Welcome to our new Port Wing Heritage Hall website!
And thank you to Sheila Bergman for all her work in setting up our site and for hosting it on her server system. A website is a great way to share our Port Wing stories and treasures with people from all over, and being able to have a website provided in this way is a real gift for us!
As we planned what to include on the website, I asked to carve out some space to include a blog, now called the Curator’s Corner, to share some of the items of interest we come across while working with museum items. And, as I write this first post, I had trouble deciding which item of interest should be first.

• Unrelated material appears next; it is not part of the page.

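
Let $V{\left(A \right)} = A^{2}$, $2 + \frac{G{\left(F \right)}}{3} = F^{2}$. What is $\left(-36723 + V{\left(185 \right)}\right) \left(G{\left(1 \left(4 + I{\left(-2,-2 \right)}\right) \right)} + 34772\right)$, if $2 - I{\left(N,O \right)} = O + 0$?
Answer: $-87325084$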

The item I chose to highlight first may seem like a strange one, but I chose this handmade map of Port Wing from the early days. I found it in a folder labeled T.N. Okerstrom, along with photo copies of some the usual early pictures of Port Wing. (Click for a closer look!)
There is no indication who made the map or when, but it caught my eye because it gave me a rough idea where some of those early places were located. It’s not a perfect map, obviously, since there aren’t enough streets and some of the town items–town hall, school, church–aren’t in their exact locations.
But check down by the lake: 9 & 9a-Eben Olson’s mill and T.N. Okerstrom’s mill; #13 along the lake says it was Charlie Okerstrom’s brick yard; and #15 up on Klaung Road says it’s a “Nice view of the lake.” Even then!
Maps like this also interest me because we hope to open up the Booth Building again this summer and, along with the mock town display, I’d like to add a display to show how the area down the lake and slough looked back in the days when lumbering, quarrying, fishing and big boats like the America made that area a busy place to be!